Jedes Paar hat seine Geschichte. Irgendwie kommt man ja immer zusammen. Bei den einen läuft es relativ simpel ab. Man lernt sich durch Freunde kennen, trifft sich, entwickelt Gefühle, kommt zusammen. Bei den anderen ist es eine total abgefreakte Story, sowas von wegen, "Ich habe seinen Hund angefahren" oder "Ich bin im Krankenhaus in das falsche Zimmer gelaufen, da lag sie dann drin" oder anderes. Die Geschichte von Louis und mir würde ich als mittelmäßig spannend einstufen. Obwohl ich mich natürlich liebend gerne daran erinnerte.

Damals habe ich an der Universität London studiert. Ich hatte einen lockeren Freundeskreis, also ein paar Leute mit denen ich ab und zu etwas unternahm, aber mehr auch nicht. Die anderen Studenten kannte ich gar nicht.

Wie eigentlich jeder Student hatte ich einen kleinen Nebenjob, um das Studium mitzufinanzieren. Zwar hatten meine Eltern keine Geldsorgen und könnten mein Studium auch ohne mein Geld bezahlen, jedoch hielt ich es für besser, mir schon ein wenig eigenes Geld zu verdienen, zumal mir der Job wirklich Spaß machte.

Da ich seit meiner Kindheit das Fotografieren geliebt hatte, war es naheliegend, dass ich mir auch einen derartigen Job suchte. Ich half also viermal die Woche in einem Fotostudio aus. Es gibt tatsächlich viele Situationen, in denen ein Fotograf gebraucht wird. Für Fotos auf einer Homepage eines neuen Unternehmens, auf Partys in Clubs, manchmal kamen sogar Familien zu uns, die "endlich mal ein gutes Bild" von sich habe wollten. Einmal musste ich sogar zu einem Mann nach Hause, der wollte, dass ich sein Garten fotografiere, damit er sich die Fotos an die Wand hängen konnte, um seinen Garten immer sehen zu können.

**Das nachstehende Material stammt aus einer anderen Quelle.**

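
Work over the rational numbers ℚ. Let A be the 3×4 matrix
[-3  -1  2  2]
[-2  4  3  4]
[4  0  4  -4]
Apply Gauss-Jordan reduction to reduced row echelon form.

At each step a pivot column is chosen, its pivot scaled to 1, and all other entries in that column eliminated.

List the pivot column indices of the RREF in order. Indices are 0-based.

pivot columns: 0, 1, 2

step 1: normalize row 0 (÷-3) = (1, 1/3, -2/3, -2/3)
  row 1: subtract -2×row0 = (0, 14/3, 5/3, 8/3)
  row 2: subtract 4×row0 = (0, -4/3, 20/3, -4/3)
step 2: normalize row 1 (÷14/3) = (0, 1, 5/14, 4/7)
  row 0: subtract 1/3×row1 = (1, 0, -11/14, -6/7)
  row 2: subtract -4/3×row1 = (0, 0, 50/7, -4/7)
step 3: normalize row 2 (÷50/7) = (0, 0, 1, -2/25)
  row 0: subtract -11/14×row2 = (1, 0, 0, -23/25)
  row 1: subtract 5/14×row2 = (0, 1, 0, 3/5)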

Doch es gab Momente, in denen ich einfach nur mit meiner Kamera durch London spazierte und mir Inspirationen holte. Wenn gutes Wetter war, konnte man an der Themse super schöne Sonnenuntergangs-Fotos machen. Einige Leute kauften sich diese sogar, so brachte ich dem Studio auch noch mehr Gewinn ein, was sich positiv auf mein Gehalt auswirkte.

In solch einem Moment befand ich mich auch, als ich ihn zum ersten Mal traf. Wie so häufig schlenderte ich durch den Princess Parc, auf der Suche nach schönen Fotomotiven. Es war bereits Anfang Herbst, doch waren noch alle Blätter grün, lediglich durch die kürzer werdenden Tage kündigte sich die kalte Jahreszeit an. Natürlich hatte ich meine Kamera dabei. Meine Eltern hatten sie mir damals zum 16 Geburtstag geschenkt, seitdem war sie mein Ein und Alles.

Ich entdeckte ein paar Vögel, welche sich am Rande des Weges niedergelassen hatten und mich skeptisch beobachteten. Sie schienen zu überlegen, ob ich Gefahr oder Futterquelle war. Natürlich hofften sie auf Futter, doch als ich ihnen näher kam, stellte ich wohl doch einen Gefahr da. Sie flogen weg und ich zückte schnell meine Kamera. Leider erwischte ich keinen Vogel richtig. Die Bilder waren verwackelt oder sahen schlichtweg einfach nicht gut aus. Unbrauchbar.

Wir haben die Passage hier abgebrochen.